I wanted to touch on superhero films again for a few reasons. Obviously the first is that I have more to say. The second is that a friend of mine responded to my last post on the topic, which I’m taking as a writing prompt. Finally, I’m not to happy with that last post. I wrote it really late at night and dozed off in the middle of it. I forced myself to finish it when I woke up and before I went to sleep for the night. I dread to even look at it which is why I’m not even providing links to it like I usually would.
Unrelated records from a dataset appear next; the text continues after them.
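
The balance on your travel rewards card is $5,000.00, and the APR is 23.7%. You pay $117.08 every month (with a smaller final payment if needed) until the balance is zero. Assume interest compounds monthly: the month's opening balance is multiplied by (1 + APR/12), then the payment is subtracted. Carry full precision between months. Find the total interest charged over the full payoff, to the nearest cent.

Monthly rate r = 23.7%/12 = 1.975% = 0.01975.
Payoff takes n = ⌈−ln(1 − rB₀/P)/ln(1+r)⌉ = ⌈94.814⌉ = 95 payments; the last is $95.44.
Total paid = 94·$117.08 + $95.44 = $11,100.96.
Total interest = total paid − principal = $11,100.96 − $5,000.00 = $6,100.96.

$6,100.96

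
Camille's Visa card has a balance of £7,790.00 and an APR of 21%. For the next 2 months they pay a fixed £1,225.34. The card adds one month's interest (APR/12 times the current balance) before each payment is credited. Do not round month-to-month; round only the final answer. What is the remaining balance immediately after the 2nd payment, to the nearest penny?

£5,592.91

Monthly rate r = 21%/12 = 1.75% = 0.0175.
Each month: B ← B·(1+r) − £1,225.34.
Month 1: interest £136.33; balance after payment £6,700.98.
Month 2: interest £117.27; balance after payment £5,592.91.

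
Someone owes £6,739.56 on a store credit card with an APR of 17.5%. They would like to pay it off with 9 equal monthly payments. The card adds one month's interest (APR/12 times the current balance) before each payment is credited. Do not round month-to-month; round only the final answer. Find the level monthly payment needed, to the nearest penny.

£804.50

Monthly rate r = 17.5%/12 = 1.45833% = 0.0145833.
Level-payment amortization: P = B₀·r / (1 − (1+r)^(−n)) = 6739.56·0.0145833 / (1 − 1.01458^(−9)).
Denominator 1 − (1+r)^(−9) = 0.122169865.
P = 98.2853 / 0.122169865 ≈ 804.50.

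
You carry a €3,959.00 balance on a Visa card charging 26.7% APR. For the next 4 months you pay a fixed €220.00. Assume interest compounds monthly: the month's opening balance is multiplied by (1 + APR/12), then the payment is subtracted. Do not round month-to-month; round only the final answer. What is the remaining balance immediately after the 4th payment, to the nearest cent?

Monthly rate r = 26.7%/12 = 2.225% = 0.02225.
Each month: B ← B·(1+r) − €220.00.
Month 1: interest €88.09; balance after payment €3,827.09.
Month 2: interest €85.15; balance after payment €3,692.24.
Month 3: interest €82.15; balance after payment €3,554.39.
Month 4: interest €79.09; balance after payment €3,413.48.

€3,413.48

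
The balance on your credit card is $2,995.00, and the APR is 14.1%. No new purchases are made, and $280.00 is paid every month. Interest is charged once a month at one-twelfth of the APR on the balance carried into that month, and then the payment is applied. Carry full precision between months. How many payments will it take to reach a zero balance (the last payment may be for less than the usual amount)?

Monthly rate r = 14.1%/12 = 1.175% = 0.01175.
Recurrence: B ← B·(1+r) − $280.00.
Month 1: interest $35.19; balance after payment $2,750.19.
Month 2: interest $32.31; balance after payment $2,502.51.
Closed form: n = −ln(1 − rB₀/P)/ln(1+r) = −ln(0.87432)/ln(1.01175) ≈ 11.498, so the balance reaches zero during payment 12.

12 payments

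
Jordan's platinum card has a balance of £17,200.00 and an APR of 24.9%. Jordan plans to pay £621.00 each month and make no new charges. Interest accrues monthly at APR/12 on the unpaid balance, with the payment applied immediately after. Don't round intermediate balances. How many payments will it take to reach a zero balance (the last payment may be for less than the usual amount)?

Monthly rate r = 24.9%/12 = 2.075% = 0.02075.
Recurrence: B ← B·(1+r) − £621.00.
Month 1: interest £356.90; balance after payment £16,935.90.
Month 2: interest £351.42; balance after payment £16,666.32.
Closed form: n = −ln(1 − rB₀/P)/ln(1+r) = −ln(0.42528)/ln(1.02075) ≈ 41.631, so the balance reaches zero during payment 42.

42 months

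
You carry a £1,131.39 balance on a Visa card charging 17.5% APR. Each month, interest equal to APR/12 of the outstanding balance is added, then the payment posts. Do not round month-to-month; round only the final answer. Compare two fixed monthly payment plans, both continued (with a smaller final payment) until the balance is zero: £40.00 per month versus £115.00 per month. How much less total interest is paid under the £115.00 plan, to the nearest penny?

Monthly rate r = 17.5%/12 = 1.45833% = 0.0145833.
At £40.00/mo: n = ⌈−ln(1 − rB₀/P)/ln(1+r)⌉ = 37 payments (last £29.47); total interest = total paid − £1,131.39 = £338.08.
At £115.00/mo: 11 payments (last £80.32); total interest £98.93.
Interest saved = £338.08 − £98.93 = £239.15.

£239.15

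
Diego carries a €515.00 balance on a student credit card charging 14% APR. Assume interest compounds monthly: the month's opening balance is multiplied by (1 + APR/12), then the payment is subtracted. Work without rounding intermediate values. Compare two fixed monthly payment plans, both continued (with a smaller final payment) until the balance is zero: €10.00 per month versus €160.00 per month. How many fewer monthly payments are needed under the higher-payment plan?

76 fewer payments

Monthly rate r = 14%/12 = 1.16667% = 0.0116667.
At €10.00/mo: n = ⌈−ln(1 − rB₀/P)/ln(1+r)⌉ = 80 payments (last €1.77); total interest = total paid − €515.00 = €276.77.
At €160.00/mo: 4 payments (last €48.17); total interest €13.17.
Payments saved = 80 − 4 = 76.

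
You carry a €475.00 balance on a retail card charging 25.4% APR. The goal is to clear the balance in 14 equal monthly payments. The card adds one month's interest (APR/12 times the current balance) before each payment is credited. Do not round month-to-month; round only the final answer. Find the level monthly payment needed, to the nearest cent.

Monthly rate r = 25.4%/12 = 2.11667% = 0.0211667.
Level-payment amortization: P = B₀·r / (1 − (1+r)^(−n)) = 475.00·0.0211667 / (1 − 1.02117^(−14)).
Denominator 1 − (1+r)^(−14) = 0.254157408.
P = 10.0542 / 0.254157408 ≈ 39.56.

€39.56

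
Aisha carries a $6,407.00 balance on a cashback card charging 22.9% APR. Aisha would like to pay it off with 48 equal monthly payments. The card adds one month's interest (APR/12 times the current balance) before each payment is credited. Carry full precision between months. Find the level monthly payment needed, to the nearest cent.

$205.00

Monthly rate r = 22.9%/12 = 1.90833% = 0.0190833.
Level-payment amortization: P = B₀·r / (1 − (1+r)^(−n)) = 6407.00·0.0190833 / (1 − 1.01908^(−48)).
Denominator 1 − (1+r)^(−48) = 0.596415526.
P = 122.267 / 0.596415526 ≈ 205.00.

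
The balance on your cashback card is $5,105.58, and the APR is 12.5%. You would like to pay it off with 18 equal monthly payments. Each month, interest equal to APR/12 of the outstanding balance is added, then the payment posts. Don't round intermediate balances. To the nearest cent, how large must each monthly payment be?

$312.54

Monthly rate r = 12.5%/12 = 1.04167% = 0.0104167.
Level-payment amortization: P = B₀·r / (1 − (1+r)^(−n)) = 5105.58·0.0104167 / (1 − 1.01042^(−18)).
Denominator 1 − (1+r)^(−18) = 0.170166472.
P = 53.1831 / 0.170166472 ≈ 312.54.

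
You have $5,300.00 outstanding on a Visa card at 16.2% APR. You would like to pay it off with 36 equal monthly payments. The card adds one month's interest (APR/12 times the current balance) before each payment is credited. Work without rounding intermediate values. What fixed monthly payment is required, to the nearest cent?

$186.86

Monthly rate r = 16.2%/12 = 1.35% = 0.0135.
Level-payment amortization: P = B₀·r / (1 − (1+r)^(−n)) = 5300.00·0.0135 / (1 − 1.0135^(−36)).
Denominator 1 − (1+r)^(−36) = 0.38291514.
P = 71.55 / 0.38291514 ≈ 186.86.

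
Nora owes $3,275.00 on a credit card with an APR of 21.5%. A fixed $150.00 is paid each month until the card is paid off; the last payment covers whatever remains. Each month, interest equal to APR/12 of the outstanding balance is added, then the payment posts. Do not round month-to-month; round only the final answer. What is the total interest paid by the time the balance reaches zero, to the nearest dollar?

$917

Monthly rate r = 21.5%/12 = 1.79167% = 0.0179167.
Payoff takes n = ⌈−ln(1 − rB₀/P)/ln(1+r)⌉ = ⌈27.944⌉ = 28 payments; the last is $141.69.
Total paid = 27·$150.00 + $141.69 = $4,191.69.
Total interest = total paid − principal = $4,191.69 − $3,275.00 = $916.69.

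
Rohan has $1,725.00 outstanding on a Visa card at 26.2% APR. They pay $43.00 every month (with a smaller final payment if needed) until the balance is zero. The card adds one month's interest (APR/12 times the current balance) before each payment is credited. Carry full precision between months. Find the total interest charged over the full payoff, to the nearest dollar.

Monthly rate r = 26.2%/12 = 2.18333% = 0.0218333.
Payoff takes n = ⌈−ln(1 − rB₀/P)/ln(1+r)⌉ = ⌈96.602⌉ = 97 payments; the last is $25.99.
Total paid = 96·$43.00 + $25.99 = $4,153.99.
Total interest = total paid − principal = $4,153.99 − $1,725.00 = $2,428.99.

$2,429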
Anyway, my friend asked me if I had seen The Avengers and what I thought of it. He listed a few things that he had problems with, such as S.H.I.E.L.D.’s airship and Thor in general. I quite enjoyed that film, although I thought the entire middle section on the airship went on for too long. Like most of the superhero movies, I take it as a spectacle first, and if they give me a little more (for example, the social commentary of the X-Men films), then all the better. It isn’t until there’s something that’s really bad when I take issue with them.
It’s easy to look down over our noses at movies like this. After all, how could they compare to more intellectual or artistic films by Alain Resnais, Ingmar Bergman or Federico Fellini? To compare two different types of films to each other is almost foolish; after all, the word “movie” isn’t so restrictive. But as I’ve been catching up on my movie list I did have a level of snobbery when getting into the section of superhero movies. I included them because I get references to them all the time in podcasts and conversations at work. I might as well keep up if I can. I’m some cases I’m glad I did.
I also recognize that when watching these films that there’s a lot of elements that are taken from the comic books which otherwise wouldn’t be there. One has to make allowances. My friend was confused by the fact that Loki had a staff when he’s from a more advanced society. He wondered why Loki wouldn’t use an iPad instead. That’s probably because a “magical” staff is more entertaining on-screen. Besides, I agree with Greg Proops’ disdain for scenes with computers in movies. Amazing Spider-Man had several scenes in which Peter Parker kept looking up stuff on his computer. It really was lame.
I have one more thought on superhero movies that I’d like to share. There’s been some controversy lately about the choice of Ben Affleck as the next Batman. I personally don’t have a problem with this. I think too many people are trying to think of Affleck as Batman himself and how tragic it would be. But what they don’t realize is that when you’re casting the lead character in any Batman movie you’re not casting Batman, but Bruce Wayne. Batman is just a costume which is often worn by stunt doubles anyway. That’s why I didn’t have a problem with George Clooney even though that was one of the worst Batman movies made. The only exception to my rule would be Adam West who was brilliant in the Batman costume, but that show was a different beast.
Maybe I should stop trying to separate comic books and their respective franchises from what we consider more “literary,” “intellectual” or “artistic” works. I know that especially in terms of the movies these are primarily money-makers for pure entertainment but the truth is that they’re still valid forms of storytelling. Who am I to be such a snob?